Opera, music, theater, and art in Los Angeles and beyond

Romeo et al.

June 01, 2007

Joy Osmanski as Juliet and Deborah Strang as the Nurse
Photo: Craig Schwartz/ANW 2007
I’ve been neglecting to comment on the final production of A Noise Within’s spring season, Romeo and Juliet, which I saw last weekend. In part this is due to the fact that this is not my favorite Shakespeare play by a long shot. The only time I’ve ever found it the least bit engaging was Gounod’s operatic take on the text when LA Opera mounted it in 2005 with Anna Netrebko and Rolando Villazon. Which may say more about the cast than the play itself – in a convincingly acted performance with two talents of this caliber suddenly the play seemed to work on some level. It may not be that I dislike the play so much as that I just haven't met the right production yet. (I suspect this gets under the skin of all you Netrebko-haters out there. Face it, people eagerly pay to see her for a reason other than her looks. So get over yourselves already.)
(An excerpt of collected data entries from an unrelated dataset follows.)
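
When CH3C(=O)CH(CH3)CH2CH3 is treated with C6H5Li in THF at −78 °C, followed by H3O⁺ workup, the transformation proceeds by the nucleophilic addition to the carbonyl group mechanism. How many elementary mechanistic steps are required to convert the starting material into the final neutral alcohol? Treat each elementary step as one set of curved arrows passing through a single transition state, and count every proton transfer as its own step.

Step 1: Nucleophilic addition: the carbanion-like carbon of C6H5Li adds to the carbonyl carbon, pushing the π(C=O) electron pair onto oxygen and giving a tetrahedral alkoxide.
Step 2: The alkoxide picks up a proton during H3O⁺ workup to yield an alcohol.
Total: 2 elementary steps.

2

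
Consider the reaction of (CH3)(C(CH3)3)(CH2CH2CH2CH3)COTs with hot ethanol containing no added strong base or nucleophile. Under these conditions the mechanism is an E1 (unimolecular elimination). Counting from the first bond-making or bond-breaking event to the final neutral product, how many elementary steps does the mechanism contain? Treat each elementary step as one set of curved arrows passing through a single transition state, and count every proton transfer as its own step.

Step 1: The C–O bond breaks with both electrons going to the tosylate; TsO⁻ leaves and a tertiary carbocation remains.
(No 1,2-shift: no single shift to an adjacent carbon would give a more stable cation.)
Step 2: A weak base (an ethanol molecule from the solvent) removes a proton from a carbon adjacent to the cationic centre; the electrons of that C–H bond become the new π(C=C) bond, giving the alkene.
Total: 2 elementary steps.

2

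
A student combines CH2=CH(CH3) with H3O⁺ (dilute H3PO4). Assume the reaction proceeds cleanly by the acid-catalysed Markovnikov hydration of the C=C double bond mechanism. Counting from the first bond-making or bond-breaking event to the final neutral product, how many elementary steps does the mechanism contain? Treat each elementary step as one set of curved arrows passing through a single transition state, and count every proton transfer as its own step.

3

Step 1: Electrophilic addition begins with the π(C=C) electrons forming a bond to the proton of H3O⁺. Following Markovnikov's rule, the resulting cation is secondary. H2O is released.
(No 1,2-shift: no single shift to an adjacent carbon would give a more stable cation.)
Step 2: A lone pair on the oxygen of H2O attacks the carbocation, forming a C–O bond and an oxonium ion (a protonated alcohol).
Step 3: Proton transfer from the O–H of the oxonium ion to H2O completes the catalytic cycle and yields the alcohol.
Total: 3 elementary steps.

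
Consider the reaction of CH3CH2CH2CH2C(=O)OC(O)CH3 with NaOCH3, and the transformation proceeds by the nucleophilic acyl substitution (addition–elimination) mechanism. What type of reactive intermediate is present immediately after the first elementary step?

Step 1: Nucleophilic addition of CH3O⁻ to the acyl carbon breaks the π(C=O) bond and yields a tetrahedral, anionic intermediate.
After step 1 the species present is a tetrahedral intermediate.

tetrahedral intermediate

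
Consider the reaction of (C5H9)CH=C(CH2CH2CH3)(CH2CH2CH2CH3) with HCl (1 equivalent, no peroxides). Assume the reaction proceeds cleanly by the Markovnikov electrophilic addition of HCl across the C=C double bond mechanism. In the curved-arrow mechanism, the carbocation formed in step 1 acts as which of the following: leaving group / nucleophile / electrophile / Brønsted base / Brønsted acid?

electrophile

Step 2: The Cl⁻ anion donates a lone pair to the carbocation, forming the new C–Cl σ-bond and giving the neutral alkyl halide.
The carbocation formed in step 1 accepts an electron pair into an empty or π* orbital — it is the electrophile.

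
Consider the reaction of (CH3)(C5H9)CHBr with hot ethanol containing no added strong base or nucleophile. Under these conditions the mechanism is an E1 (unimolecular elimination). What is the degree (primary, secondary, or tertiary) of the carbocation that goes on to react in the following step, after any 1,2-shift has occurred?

Step 1: Rate-determining heterolysis of the C–Br bond gives Br⁻ and a secondary carbocation.
Step 2: A hydride (H with its bonding pair) migrates from the adjacent cyclopentyl carbon to the cationic centre — a 1,2-hydride shift — upgrading the secondary cation to a tertiary one.
The cation rearranges from secondary to tertiary via a 1,2-hydride shift from the adjacent cyclopentyl carbon; the tertiary cation is what reacts next.

tertiary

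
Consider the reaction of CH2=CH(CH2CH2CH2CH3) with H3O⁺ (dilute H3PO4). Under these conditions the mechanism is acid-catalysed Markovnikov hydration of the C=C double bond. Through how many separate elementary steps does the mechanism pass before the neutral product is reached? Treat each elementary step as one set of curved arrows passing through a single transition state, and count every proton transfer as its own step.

3

Step 1: Protonation of the alkene by H3O⁺: the π bond acts as the nucleophile and picks up H⁺, giving the more stable (Markovnikov) secondary carbocation. H2O is released.
(No 1,2-shift: no single shift to an adjacent carbon would give a more stable cation.)
Step 2: A lone pair on the oxygen of H2O attacks the carbocation, forming a C–O bond and an oxonium ion (a protonated alcohol).
Step 3: H2O removes a proton from the oxonium oxygen, regenerating H3O⁺ and giving the neutral alcohol.
Total: 3 elementary steps.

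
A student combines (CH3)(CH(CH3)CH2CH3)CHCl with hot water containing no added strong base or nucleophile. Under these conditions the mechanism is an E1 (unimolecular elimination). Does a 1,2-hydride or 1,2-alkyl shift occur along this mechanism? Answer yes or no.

yes

The first-formed carbocation is secondary.
The adjacent sec-butyl carbon already bears 2 other carbon substituents and has a hydrogen to migrate; after a 1,2-hydride shift from that carbon the positive charge sits on a tertiary centre.
Tertiary is more stable than secondary, so the shift occurs.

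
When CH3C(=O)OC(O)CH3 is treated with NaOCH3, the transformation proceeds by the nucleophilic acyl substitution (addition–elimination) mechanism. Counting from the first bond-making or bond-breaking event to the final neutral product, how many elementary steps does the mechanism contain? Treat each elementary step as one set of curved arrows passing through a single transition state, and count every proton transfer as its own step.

2

Step 1: Nucleophilic addition of CH3O⁻ to the acyl carbon breaks the π(C=O) bond and yields a tetrahedral, anionic intermediate.
Step 2: An oxygen lone pair re-forms the C=O π bond as the C–O σ-bond breaks; CH3CO2⁻ is expelled.
Total: 2 elementary steps.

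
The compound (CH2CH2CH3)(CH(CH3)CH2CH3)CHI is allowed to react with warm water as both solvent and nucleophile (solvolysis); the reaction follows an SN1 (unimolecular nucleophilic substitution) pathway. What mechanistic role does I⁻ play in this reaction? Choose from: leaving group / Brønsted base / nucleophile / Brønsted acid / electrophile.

leaving group

Step 1: Unassisted departure of I⁻ (taking the C–I bonding pair) generates a secondary carbocation.
I⁻ departs with both electrons of the breaking σ-bond — that is the definition of a leaving group.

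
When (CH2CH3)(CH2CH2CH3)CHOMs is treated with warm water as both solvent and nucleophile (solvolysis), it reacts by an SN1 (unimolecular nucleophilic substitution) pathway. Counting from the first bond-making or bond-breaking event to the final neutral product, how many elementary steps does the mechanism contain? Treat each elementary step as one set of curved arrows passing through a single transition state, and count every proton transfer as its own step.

3

Step 1: The C–O bond breaks with both electrons going to the mesylate; MsO⁻ leaves and a secondary carbocation remains.
(No 1,2-shift: no single shift to an adjacent carbon would give a more stable cation.)
Step 2: H2O donates an oxygen lone pair into the empty p orbital of the cation, giving a protonated alcohol (an oxonium ion).
Step 3: Proton transfer from the O–H of the oxonium ion to a solvent molecule delivers the neutral alcohol.
Total: 3 elementary steps.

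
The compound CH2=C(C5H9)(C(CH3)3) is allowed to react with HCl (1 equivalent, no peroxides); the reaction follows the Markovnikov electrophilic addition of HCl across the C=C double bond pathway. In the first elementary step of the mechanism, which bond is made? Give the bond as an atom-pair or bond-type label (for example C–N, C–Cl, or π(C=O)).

Step 1: The π electrons of the C=C bond attack a proton of HCl; Markovnikov addition places the new C–H on the less-substituted alkene carbon, so the positive charge ends up on the more-substituted carbon — a tertiary carbocation. The H–Cl bond breaks heterolytically, releasing Cl⁻.
The bond formed in this step is the C–H bond.

C–H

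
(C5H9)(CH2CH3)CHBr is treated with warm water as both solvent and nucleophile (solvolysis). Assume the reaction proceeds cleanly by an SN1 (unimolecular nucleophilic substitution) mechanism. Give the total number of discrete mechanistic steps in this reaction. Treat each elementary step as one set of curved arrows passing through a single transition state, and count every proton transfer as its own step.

Step 1: Unassisted departure of Br⁻ (taking the C–Br bonding pair) generates a secondary carbocation.
Step 2: A hydride (H with its bonding pair) migrates from the adjacent cyclopentyl carbon to the cationic centre — a 1,2-hydride shift — upgrading the secondary cation to a tertiary one.
Step 3: A lone pair on the oxygen of H2O attacks the carbocation, forming a new C–O σ-bond and an oxonium ion.
Step 4: Proton transfer from the O–H of the oxonium ion to a solvent molecule delivers the neutral alcohol.
Total: 4 elementary steps.

4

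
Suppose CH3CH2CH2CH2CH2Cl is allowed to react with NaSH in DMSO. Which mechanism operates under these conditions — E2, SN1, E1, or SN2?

SN2

Conditions: a primary substrate with a strong nucleophile in the polar aprotic solvent DMSO.
These conditions are the textbook signature of the SN2 pathway.
An unhindered substrate with a strong nucleophile in a polar aprotic solvent favours one-step backside displacement.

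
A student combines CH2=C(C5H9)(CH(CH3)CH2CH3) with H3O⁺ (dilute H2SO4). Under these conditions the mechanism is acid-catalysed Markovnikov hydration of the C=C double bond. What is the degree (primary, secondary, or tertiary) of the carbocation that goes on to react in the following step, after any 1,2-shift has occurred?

tertiary

Step 1: Protonation of the alkene by H3O⁺: the π bond acts as the nucleophile and picks up H⁺, giving the more stable (Markovnikov) tertiary carbocation. H2O is released.
No single 1,2-shift to an adjacent carbon would give a more-substituted cation, so no rearrangement occurs.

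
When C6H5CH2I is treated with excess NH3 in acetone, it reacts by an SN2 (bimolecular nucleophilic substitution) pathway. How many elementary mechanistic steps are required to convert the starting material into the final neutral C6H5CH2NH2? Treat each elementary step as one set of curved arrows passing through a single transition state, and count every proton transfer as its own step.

2

Step 1: A lone pair on the N of NH3 attacks the α-carbon from the back side while the C–I bond breaks; both bonding electrons leave with I⁻. The product of this concerted step is an alkylammonium ion.
Step 2: A second equivalent of NH3 removes a proton from the N, giving the neutral product.
Total: 2 elementary steps.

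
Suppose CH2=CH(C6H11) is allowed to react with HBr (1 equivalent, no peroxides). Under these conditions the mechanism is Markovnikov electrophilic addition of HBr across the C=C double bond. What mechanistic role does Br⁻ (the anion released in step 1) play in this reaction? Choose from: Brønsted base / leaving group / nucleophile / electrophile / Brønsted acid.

Step 3: Br⁻ captures the cation: a lone pair on Br⁻ fills the empty p orbital, producing the alkyl halide product.
Br⁻ (the anion released in step 1) donates an electron pair to form a new σ-bond to carbon — it is the nucleophile.

nucleophile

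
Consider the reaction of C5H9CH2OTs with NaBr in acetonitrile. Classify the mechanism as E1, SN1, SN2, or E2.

SN2

Conditions: a primary substrate with a strong nucleophile in the polar aprotic solvent acetonitrile.
These conditions are the textbook signature of the SN2 pathway.
An unhindered substrate with a strong nucleophile in a polar aprotic solvent favours one-step backside displacement.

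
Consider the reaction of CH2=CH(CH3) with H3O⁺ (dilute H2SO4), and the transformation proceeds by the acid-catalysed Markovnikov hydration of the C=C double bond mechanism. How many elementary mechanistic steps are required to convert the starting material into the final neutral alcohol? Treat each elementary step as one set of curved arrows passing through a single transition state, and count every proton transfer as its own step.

Step 1: Electrophilic addition begins with the π(C=C) electrons forming a bond to the proton of H3O⁺. Following Markovnikov's rule, the resulting cation is secondary. H2O is released.
(No 1,2-shift: no single shift to an adjacent carbon would give a more stable cation.)
Step 2: Water acts as the nucleophile: an oxygen lone pair bonds to the cationic carbon, giving an oxonium-ion intermediate.
Step 3: Deprotonation of the oxonium ion by a water molecule delivers the neutral alcohol and regenerates the acid catalyst.
Total: 3 elementary steps.

3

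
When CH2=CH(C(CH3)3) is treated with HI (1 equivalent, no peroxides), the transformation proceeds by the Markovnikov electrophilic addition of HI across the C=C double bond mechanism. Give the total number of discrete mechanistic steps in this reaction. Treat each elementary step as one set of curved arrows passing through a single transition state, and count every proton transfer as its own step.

Step 1: Electrophilic addition begins with the π(C=C) electrons forming a bond to the proton of HI. Following Markovnikov's rule, the resulting cation is secondary. The H–I bond breaks heterolytically, releasing I⁻.
Step 2: A methyl group with its bonding pair migrates from the adjacent tert-butyl carbon to the cationic centre — a 1,2-methyl shift — upgrading the secondary cation to a tertiary one.
Step 3: The I⁻ anion donates a lone pair to the carbocation, forming the new C–I σ-bond and giving the neutral alkyl halide.
Total: 3 elementary steps.

3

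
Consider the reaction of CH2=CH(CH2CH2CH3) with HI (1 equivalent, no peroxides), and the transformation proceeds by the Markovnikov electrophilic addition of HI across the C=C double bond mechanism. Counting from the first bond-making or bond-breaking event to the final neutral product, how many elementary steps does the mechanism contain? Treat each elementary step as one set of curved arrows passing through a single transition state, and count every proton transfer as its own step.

Step 1: The π electrons of the C=C bond attack a proton of HI; Markovnikov addition places the new C–H on the less-substituted alkene carbon, so the positive charge ends up on the more-substituted carbon — a secondary carbocation. The H–I bond breaks heterolytically, releasing I⁻.
(No 1,2-shift: no single shift to an adjacent carbon would give a more stable cation.)
Step 2: The I⁻ anion donates a lone pair to the carbocation, forming the new C–I σ-bond and giving the neutral alkyl halide.
Total: 2 elementary steps.

2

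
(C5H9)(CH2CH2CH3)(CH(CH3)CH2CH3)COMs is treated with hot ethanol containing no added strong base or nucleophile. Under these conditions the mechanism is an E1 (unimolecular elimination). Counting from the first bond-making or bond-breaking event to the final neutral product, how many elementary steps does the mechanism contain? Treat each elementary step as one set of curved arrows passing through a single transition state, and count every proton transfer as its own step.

2

Step 1: Ionisation: the C–O σ-bond cleaves heterolytically; both bonding electrons depart with MsO⁻, leaving a tertiary carbocation at the α-carbon.
(No 1,2-shift: no single shift to an adjacent carbon would give a more stable cation.)
Step 2: A weak base (an ethanol molecule from the solvent) removes a proton from a carbon adjacent to the cationic centre; the electrons of that C–H bond become the new π(C=C) bond, giving the alkene.
Total: 2 elementary steps.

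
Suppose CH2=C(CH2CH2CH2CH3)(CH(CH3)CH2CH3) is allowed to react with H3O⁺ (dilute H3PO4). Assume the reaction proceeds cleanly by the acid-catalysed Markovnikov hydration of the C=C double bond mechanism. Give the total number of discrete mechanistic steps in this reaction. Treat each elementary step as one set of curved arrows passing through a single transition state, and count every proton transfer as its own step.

Step 1: Protonation of the alkene by H3O⁺: the π bond acts as the nucleophile and picks up H⁺, giving the more stable (Markovnikov) tertiary carbocation. H2O is released.
(No 1,2-shift: no single shift to an adjacent carbon would give a more stable cation.)
Step 2: Nucleophilic capture of the cation by H2O produces the protonated alcohol (an oxonium ion).
Step 3: H2O removes a proton from the oxonium oxygen, regenerating H3O⁺ and giving the neutral alcohol.
Total: 3 elementary steps.

3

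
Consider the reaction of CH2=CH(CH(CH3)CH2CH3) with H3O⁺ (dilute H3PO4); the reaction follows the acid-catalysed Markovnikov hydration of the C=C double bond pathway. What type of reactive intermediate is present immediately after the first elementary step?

Step 1: Electrophilic addition begins with the π(C=C) electrons forming a bond to the proton of H3O⁺. Following Markovnikov's rule, the resulting cation is secondary. H2O is released.
After step 1 the species present is a secondary carbocation.

secondary carbocation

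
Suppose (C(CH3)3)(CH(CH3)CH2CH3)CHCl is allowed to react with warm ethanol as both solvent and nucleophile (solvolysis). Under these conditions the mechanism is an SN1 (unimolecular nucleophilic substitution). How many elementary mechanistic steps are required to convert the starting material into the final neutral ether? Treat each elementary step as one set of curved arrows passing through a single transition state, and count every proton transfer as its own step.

4

Step 1: Ionisation: the C–Cl σ-bond cleaves heterolytically; both bonding electrons depart with Cl⁻, leaving a secondary carbocation at the α-carbon.
Step 2: Carbocation rearrangement: a 1,2-hydride shift from the adjacent sec-butyl carbon converts the initially-formed secondary cation into the more stable tertiary cation.
Step 3: CH3CH2OH donates an oxygen lone pair into the empty p orbital of the cation, giving a protonated ether (an oxonium ion).
Step 4: Proton transfer from the O–H of the oxonium ion to a solvent molecule delivers the neutral ether.
Total: 4 elementary steps.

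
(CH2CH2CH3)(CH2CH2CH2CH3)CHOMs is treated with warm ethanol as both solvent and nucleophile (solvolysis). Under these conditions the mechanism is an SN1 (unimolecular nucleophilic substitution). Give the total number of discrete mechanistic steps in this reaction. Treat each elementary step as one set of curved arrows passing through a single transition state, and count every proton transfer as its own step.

3

Step 1: Unassisted departure of MsO⁻ (taking the C–O bonding pair) generates a secondary carbocation.
(No 1,2-shift: no single shift to an adjacent carbon would give a more stable cation.)
Step 2: Nucleophilic capture: the oxygen of CH3CH2OH bonds to the cationic carbon, producing an oxonium-ion intermediate.
Step 3: A second solvent molecule removes the proton on oxygen, giving the neutral ether product.
Total: 3 elementary steps.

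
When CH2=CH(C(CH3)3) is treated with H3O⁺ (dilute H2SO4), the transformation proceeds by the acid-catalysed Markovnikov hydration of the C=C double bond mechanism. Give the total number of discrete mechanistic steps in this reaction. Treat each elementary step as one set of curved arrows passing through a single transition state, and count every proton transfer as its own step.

4

Step 1: Electrophilic addition begins with the π(C=C) electrons forming a bond to the proton of H3O⁺. Following Markovnikov's rule, the resulting cation is secondary. H2O is released.
Step 2: A 1,2-methyl shift from the adjacent tert-butyl carbon moves the positive charge from the secondary centre to an adjacent carbon, generating a more stable tertiary carbocation.
Step 3: Water acts as the nucleophile: an oxygen lone pair bonds to the cationic carbon, giving an oxonium-ion intermediate.
Step 4: Deprotonation of the oxonium ion by a water molecule delivers the neutral alcohol and regenerates the acid catalyst.
Total: 4 elementary steps.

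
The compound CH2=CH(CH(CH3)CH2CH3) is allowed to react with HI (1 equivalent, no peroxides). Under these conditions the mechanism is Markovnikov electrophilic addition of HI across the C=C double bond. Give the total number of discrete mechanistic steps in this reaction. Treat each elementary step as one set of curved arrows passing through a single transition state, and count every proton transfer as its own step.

3

Step 1: Electrophilic addition begins with the π(C=C) electrons forming a bond to the proton of HI. Following Markovnikov's rule, the resulting cation is secondary. The H–I bond breaks heterolytically, releasing I⁻.
Step 2: A 1,2-hydride shift from the adjacent sec-butyl carbon moves the positive charge from the secondary centre to an adjacent carbon, generating a more stable tertiary carbocation.
Step 3: I⁻ captures the cation: a lone pair on I⁻ fills the empty p orbital, producing the alkyl halide product.
Total: 3 elementary steps.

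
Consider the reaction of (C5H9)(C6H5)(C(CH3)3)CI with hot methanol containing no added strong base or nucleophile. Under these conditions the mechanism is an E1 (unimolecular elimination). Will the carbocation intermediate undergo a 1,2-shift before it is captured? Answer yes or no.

no

The first-formed carbocation is tertiary.
No single 1,2-shift to an adjacent carbon would produce a more-substituted cation than the one already present, so no rearrangement occurs.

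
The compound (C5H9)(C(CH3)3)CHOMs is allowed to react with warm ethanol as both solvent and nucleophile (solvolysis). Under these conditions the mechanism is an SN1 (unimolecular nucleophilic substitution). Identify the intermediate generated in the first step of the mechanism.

secondary carbocation

Step 1: Unassisted departure of MsO⁻ (taking the C–O bonding pair) generates a secondary carbocation.
After step 1 the species present is a secondary carbocation.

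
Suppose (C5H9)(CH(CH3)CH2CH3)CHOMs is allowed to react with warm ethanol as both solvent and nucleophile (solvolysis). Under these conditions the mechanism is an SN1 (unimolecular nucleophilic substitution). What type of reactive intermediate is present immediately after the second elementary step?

tertiary carbocation

Step 1: Unassisted departure of MsO⁻ (taking the C–O bonding pair) generates a secondary carbocation.
Step 2: A hydride (H with its bonding pair) migrates from the adjacent sec-butyl carbon to the cationic centre — a 1,2-hydride shift — upgrading the secondary cation to a tertiary one.
After step 2 the species present is a tertiary carbocation.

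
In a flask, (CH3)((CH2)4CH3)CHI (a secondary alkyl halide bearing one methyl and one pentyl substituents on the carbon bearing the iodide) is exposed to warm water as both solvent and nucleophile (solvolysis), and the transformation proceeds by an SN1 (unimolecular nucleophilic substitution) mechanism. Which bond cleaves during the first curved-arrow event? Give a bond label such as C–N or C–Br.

Step 1: Ionisation: the C–I σ-bond cleaves heterolytically; both bonding electrons depart with I⁻, leaving a secondary carbocation at the α-carbon.
The bond broken in this step is the C–I bond.

C–I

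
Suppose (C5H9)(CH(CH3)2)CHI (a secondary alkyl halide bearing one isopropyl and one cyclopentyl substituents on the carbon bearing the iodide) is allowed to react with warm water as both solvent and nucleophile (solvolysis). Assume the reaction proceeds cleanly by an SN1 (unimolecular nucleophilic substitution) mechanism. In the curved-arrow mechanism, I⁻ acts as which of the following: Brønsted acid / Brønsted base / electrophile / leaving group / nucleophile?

Step 1: The C–I bond breaks with both electrons going to the iodide; I⁻ leaves and a secondary carbocation remains.
I⁻ departs with both electrons of the breaking σ-bond — that is the definition of a leaving group.

leaving group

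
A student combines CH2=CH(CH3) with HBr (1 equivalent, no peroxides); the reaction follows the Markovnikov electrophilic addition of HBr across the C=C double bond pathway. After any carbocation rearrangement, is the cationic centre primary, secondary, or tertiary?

Step 1: Electrophilic addition begins with the π(C=C) electrons forming a bond to the proton of HBr. Following Markovnikov's rule, the resulting cation is secondary. The H–Br bond breaks heterolytically, releasing Br⁻.
No single 1,2-shift to an adjacent carbon would give a more-substituted cation, so no rearrangement occurs.

secondary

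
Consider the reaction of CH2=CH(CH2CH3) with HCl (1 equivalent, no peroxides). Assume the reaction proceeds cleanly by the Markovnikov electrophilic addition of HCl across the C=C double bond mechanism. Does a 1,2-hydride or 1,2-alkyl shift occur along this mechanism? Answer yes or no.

no

The first-formed carbocation is secondary.
No single 1,2-shift to an adjacent carbon would produce a more-substituted cation than the one already present, so no rearrangement occurs.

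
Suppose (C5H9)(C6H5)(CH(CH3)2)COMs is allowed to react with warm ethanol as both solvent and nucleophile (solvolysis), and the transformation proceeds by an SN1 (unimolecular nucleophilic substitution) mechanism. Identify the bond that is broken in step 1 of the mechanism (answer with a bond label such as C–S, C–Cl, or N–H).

C–O

Step 1: Rate-determining heterolysis of the C–O bond gives MsO⁻ and a tertiary carbocation.
The bond broken in this step is the C–O bond.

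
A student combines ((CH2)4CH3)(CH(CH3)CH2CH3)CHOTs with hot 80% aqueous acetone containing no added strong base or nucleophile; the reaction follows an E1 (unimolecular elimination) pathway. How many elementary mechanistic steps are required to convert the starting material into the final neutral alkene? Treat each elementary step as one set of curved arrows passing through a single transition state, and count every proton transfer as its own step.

3

Step 1: The C–O bond breaks with both electrons going to the tosylate; TsO⁻ leaves and a secondary carbocation remains.
Step 2: Carbocation rearrangement: a 1,2-hydride shift from the adjacent sec-butyl carbon converts the initially-formed secondary cation into the more stable tertiary cation.
Step 3: Loss of a β-proton to a water molecule of the solvent: the C–H bonding pair collapses toward the cationic carbon to form the C=C π bond, yielding the alkene.
Total: 3 elementary steps.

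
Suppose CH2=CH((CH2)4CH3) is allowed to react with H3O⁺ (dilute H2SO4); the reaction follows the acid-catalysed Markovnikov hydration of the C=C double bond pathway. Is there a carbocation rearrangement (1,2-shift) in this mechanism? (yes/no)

The first-formed carbocation is secondary.
No single 1,2-shift to an adjacent carbon would produce a more-substituted cation than the one already present, so no rearrangement occurs.

no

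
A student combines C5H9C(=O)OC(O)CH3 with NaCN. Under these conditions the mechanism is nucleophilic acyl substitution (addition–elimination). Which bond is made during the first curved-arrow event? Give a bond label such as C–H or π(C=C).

C–C

Step 1: A lone pair on the C of CN⁻ attacks the electrophilic acyl carbon; the π(C=O) electrons move onto oxygen, giving a tetrahedral intermediate.
The bond formed in this step is the C–C bond.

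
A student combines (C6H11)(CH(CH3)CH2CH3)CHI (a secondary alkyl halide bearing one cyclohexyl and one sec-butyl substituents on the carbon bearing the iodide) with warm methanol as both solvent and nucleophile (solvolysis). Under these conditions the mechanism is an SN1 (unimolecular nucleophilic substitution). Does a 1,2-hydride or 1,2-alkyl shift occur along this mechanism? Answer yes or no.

yes

The first-formed carbocation is secondary.
The adjacent cyclohexyl carbon already bears 2 other carbon substituents and has a hydrogen to migrate; after a 1,2-hydride shift from that carbon the positive charge sits on a tertiary centre.
Tertiary is more stable than secondary, so the shift occurs.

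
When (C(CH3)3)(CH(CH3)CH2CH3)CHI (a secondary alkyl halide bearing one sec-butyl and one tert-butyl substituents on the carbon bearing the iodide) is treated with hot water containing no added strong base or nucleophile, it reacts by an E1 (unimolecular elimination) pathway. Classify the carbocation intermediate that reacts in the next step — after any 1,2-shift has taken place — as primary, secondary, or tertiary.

Step 1: Rate-determining heterolysis of the C–I bond gives I⁻ and a secondary carbocation.
Step 2: Carbocation rearrangement: a 1,2-hydride shift from the adjacent sec-butyl carbon converts the initially-formed secondary cation into the more stable tertiary cation.
The cation rearranges from secondary to tertiary via a 1,2-hydride shift from the adjacent sec-butyl carbon; the tertiary cation is what reacts next.

tertiary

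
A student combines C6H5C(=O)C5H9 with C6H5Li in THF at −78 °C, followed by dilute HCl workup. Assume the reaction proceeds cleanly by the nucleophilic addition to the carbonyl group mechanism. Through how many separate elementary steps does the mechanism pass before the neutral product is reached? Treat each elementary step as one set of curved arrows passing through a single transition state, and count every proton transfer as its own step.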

ANW pulled out all the stops for this big cast extravaganza of a production under the direction of Michael Murray. No expense was spared in the action department either as fight director Ken Merckx (cast as Tybalt) went full-tilt with some fairly convincing fight scenes. The set design was minimal leaving the focus on the cast who were in period costume appropriate for its 1930s coastal Italy update. Of course I couldn’t quite figure out how Tybalt and Paris got into the coastal Italian branch of the German SS, but some things are better left unknown. The leads were Joy Osmanski as Juliet and Steve Coombs returning to local stages as Romeo. Coombs was decidedly more clothed here than in his appearance in The Picture of Dorian Gray at Boston Court Theater last year. But since he is young and the director has a convenient excuse for him to take his shirt off, I suppose it could make him a little more convincing as a young man in love. However, all the abs in the world couldn't prevent his, or Ms. Osmanski’s, performances from being as stiff as a board. (Ms. Netrebko and Mr. Villazon may be "hot" for sex-starved opera audiences, but there are thousands far more attractive wannabes in LA who can't generate one iota of the emotion either of them can with the power of their voices.)

The real stars here are J. Todd Adams’ as Mercutio, Mark Bramhall’s Friar Lawrence, and Deborah Strang as the Nurse. These long time ANW collaborators proved their weight in gold once again capturing the stage throughout the evening. Strang continues to be one of the greatest treasures of the local theater scene here in LA and her performance as the Nurse here makes it clear why. These three performances alone made the production worthwhile and argue for why A Noise Within continues to provide some of the best and most enjoyable theater evenings in town. ANW has announced its 2007-2008 season which will include The Winter's Tale, Henry IV Part I, and Night of the Iguana which you can read more about here.


Hey, I saw a fantastic R&J in Ashland a few years ago--The jaded festival audiences were teary, I actually heard honest-to-god sobbing at the end. The setting was contemporary, the "Two houses" were fashion houses and the hot young men were hot. Like, model-hot. Did you not see that one?
As a matter of fact, I did and would certainly agree that it was preferable. In fact, I'm rather looking forward to seeing this year's R&J as well considering that it will be directed by the festival's incoming artistic director Bill Rausch.